Mired in scandal,but German prez won’t quit

In the interview,conducted by Germany’s two public television stations,Wulff spoke quietly,his eyes frequently cast down as he chose his words.

Written by New York Times | Berlin | Published: January 6, 2012 12:33 am

President Christian Wulff of Germany fought back on Wednesday against a barrage of criticism over his handling of a private loan scandal,insisting in a nationally broadcast interview that he would not consider stepping down while admitting that he had made a “grave mistake.”

The uproar surrounding the president has threatened to engulf Chancellor Angela Merkel,who in 2010 handpicked Wulff for the presidency,elevating if also sidelining Wulff,a political rival,to a largely symbolic post. Calls for his resignation grew louder on Wednesday,with some members of Merkel’s conservative party joining in with the opposition.

Merkel made her first comment on the scandal ahead of the broadcast,expressing “full confidence” that Wulff would offer a sufficient explanation to all questions.

“The chancellor is absolutely confident that the president will continue to answer all open questions completely,” Merkel’s spokesman,Georg Streiter,told reporters. “She has enormous respect for the work of the president.”

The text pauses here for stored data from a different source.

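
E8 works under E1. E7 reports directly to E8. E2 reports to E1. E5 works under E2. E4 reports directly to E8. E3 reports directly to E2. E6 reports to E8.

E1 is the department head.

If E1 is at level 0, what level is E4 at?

Chain from E4 up to E1: E4 → E8 → E1. That is 2 steps up, so E4 is 2 levels below E1.

2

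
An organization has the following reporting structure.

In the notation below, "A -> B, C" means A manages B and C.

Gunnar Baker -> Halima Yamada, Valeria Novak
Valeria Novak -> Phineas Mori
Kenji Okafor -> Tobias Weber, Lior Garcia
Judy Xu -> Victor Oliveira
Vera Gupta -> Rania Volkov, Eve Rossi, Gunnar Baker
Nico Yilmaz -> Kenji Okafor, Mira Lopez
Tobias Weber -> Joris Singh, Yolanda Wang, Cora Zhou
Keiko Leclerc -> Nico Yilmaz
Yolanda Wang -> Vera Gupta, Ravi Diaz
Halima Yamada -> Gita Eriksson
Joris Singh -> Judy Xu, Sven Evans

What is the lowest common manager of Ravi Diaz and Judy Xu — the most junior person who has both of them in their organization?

Tobias Weber

Ravi Diaz's chain of managers is Yolanda Wang, Tobias Weber, Kenji Okafor, Nico Yilmaz, Keiko Leclerc. Judy Xu's chain of managers is Joris Singh, Tobias Weber, Kenji Okafor, Nico Yilmaz, Keiko Leclerc. The first manager that appears in both chains is Tobias Weber.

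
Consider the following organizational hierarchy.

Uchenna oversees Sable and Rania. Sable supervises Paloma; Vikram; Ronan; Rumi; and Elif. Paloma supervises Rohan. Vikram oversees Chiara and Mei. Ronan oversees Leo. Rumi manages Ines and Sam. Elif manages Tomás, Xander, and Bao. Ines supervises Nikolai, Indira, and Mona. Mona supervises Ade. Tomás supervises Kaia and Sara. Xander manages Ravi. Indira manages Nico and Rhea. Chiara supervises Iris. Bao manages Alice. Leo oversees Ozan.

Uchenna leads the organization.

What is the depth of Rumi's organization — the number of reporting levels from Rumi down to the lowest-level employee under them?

3

The longest chain under Rumi runs Rumi → Ines → Indira → Rhea, which is 3 levels below Rumi.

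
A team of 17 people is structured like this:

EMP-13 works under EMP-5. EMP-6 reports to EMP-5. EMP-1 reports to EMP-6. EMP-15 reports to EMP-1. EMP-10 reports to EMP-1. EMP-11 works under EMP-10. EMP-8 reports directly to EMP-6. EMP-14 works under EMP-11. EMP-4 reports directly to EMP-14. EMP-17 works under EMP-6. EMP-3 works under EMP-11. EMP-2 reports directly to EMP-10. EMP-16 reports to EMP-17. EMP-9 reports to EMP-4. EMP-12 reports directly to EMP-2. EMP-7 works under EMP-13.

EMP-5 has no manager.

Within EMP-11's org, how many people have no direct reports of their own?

2

The people in EMP-11's organization with no one reporting to them are EMP-3, EMP-9. That is 2.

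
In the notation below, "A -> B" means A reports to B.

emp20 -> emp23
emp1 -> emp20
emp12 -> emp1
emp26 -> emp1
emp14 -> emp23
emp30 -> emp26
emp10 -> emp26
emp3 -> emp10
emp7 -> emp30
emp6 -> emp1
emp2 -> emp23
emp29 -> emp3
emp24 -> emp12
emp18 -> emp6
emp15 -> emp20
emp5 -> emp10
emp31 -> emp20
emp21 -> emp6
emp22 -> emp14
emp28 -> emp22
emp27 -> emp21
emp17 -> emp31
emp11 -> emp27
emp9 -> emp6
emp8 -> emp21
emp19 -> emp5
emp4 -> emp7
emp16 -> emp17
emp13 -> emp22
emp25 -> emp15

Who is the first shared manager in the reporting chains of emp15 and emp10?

emp20

emp15's chain of managers is emp20, emp23. emp10's chain of managers is emp26, emp1, emp20, emp23. The first manager that appears in both chains is emp20.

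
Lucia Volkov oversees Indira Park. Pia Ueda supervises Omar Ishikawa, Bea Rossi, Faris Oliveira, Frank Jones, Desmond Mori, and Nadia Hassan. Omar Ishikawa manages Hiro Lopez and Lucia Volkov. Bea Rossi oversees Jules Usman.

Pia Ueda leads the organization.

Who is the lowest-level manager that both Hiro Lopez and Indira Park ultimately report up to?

Hiro Lopez's chain of managers is Omar Ishikawa, Pia Ueda. Indira Park's chain of managers is Lucia Volkov, Omar Ishikawa, Pia Ueda. The first manager that appears in both chains is Omar Ishikawa.

Omar Ishikawa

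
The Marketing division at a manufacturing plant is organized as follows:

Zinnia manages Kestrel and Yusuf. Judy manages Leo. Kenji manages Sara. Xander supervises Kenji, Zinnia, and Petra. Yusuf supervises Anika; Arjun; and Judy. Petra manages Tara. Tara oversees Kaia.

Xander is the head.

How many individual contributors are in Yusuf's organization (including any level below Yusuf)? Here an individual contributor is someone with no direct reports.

3

The people in Yusuf's organization with no one reporting to them are Leo, Arjun, Anika. That is 3.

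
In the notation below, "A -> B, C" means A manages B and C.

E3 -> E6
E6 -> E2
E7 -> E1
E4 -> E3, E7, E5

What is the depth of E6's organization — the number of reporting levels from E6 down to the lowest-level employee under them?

The longest chain under E6 runs E6 → E2, which is 1 level below E6.

1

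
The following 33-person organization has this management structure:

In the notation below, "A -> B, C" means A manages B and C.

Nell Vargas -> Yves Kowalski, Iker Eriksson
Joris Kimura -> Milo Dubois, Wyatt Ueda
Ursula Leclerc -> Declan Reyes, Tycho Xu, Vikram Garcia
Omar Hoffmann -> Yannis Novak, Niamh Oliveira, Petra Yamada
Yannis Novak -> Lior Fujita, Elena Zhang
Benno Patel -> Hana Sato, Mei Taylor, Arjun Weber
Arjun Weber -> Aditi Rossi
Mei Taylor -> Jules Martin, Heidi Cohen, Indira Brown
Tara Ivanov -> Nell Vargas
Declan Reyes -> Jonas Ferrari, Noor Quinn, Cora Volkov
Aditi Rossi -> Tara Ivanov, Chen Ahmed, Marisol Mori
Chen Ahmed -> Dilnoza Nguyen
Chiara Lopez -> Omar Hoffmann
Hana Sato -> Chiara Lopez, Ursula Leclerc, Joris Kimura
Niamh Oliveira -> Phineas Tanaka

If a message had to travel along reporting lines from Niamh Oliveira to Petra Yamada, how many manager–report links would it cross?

Niamh Oliveira is 1 level below Omar Hoffmann, and Petra Yamada is 1 level below Omar Hoffmann (their lowest common manager). The shortest path runs up from Niamh Oliveira to Omar Hoffmann and back down to Petra Yamada: 1 + 1 = 2 links.

2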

In the interview,conducted by Germany’s two public television stations,Wulff spoke quietly,his eyes frequently cast down as he chose his words. He apologised for a threatening message he had left for Bild newspaper’s editor-in-chief Kai Diekmann in an attempt to prevent the publication of a critical report,saying,“That was a mistake.” “The call to the chief editor of Bild was a grave mistake,for which I apologise,” Wulff said.

He tried to explain his anger by saying he had only sought to delay the publication until he returned from a trip abroad.

Wulff’s remarks,on his first day back at work after Christmas holidayS,came in response to a building fury over his handling of questions about a private loan worth 500,000 euros,or about $650,000,and the ensuing attempts to quiet news media reports about it. He insisted he had not acted illegally in accepting the loan while he was premier of Lower Saxony state.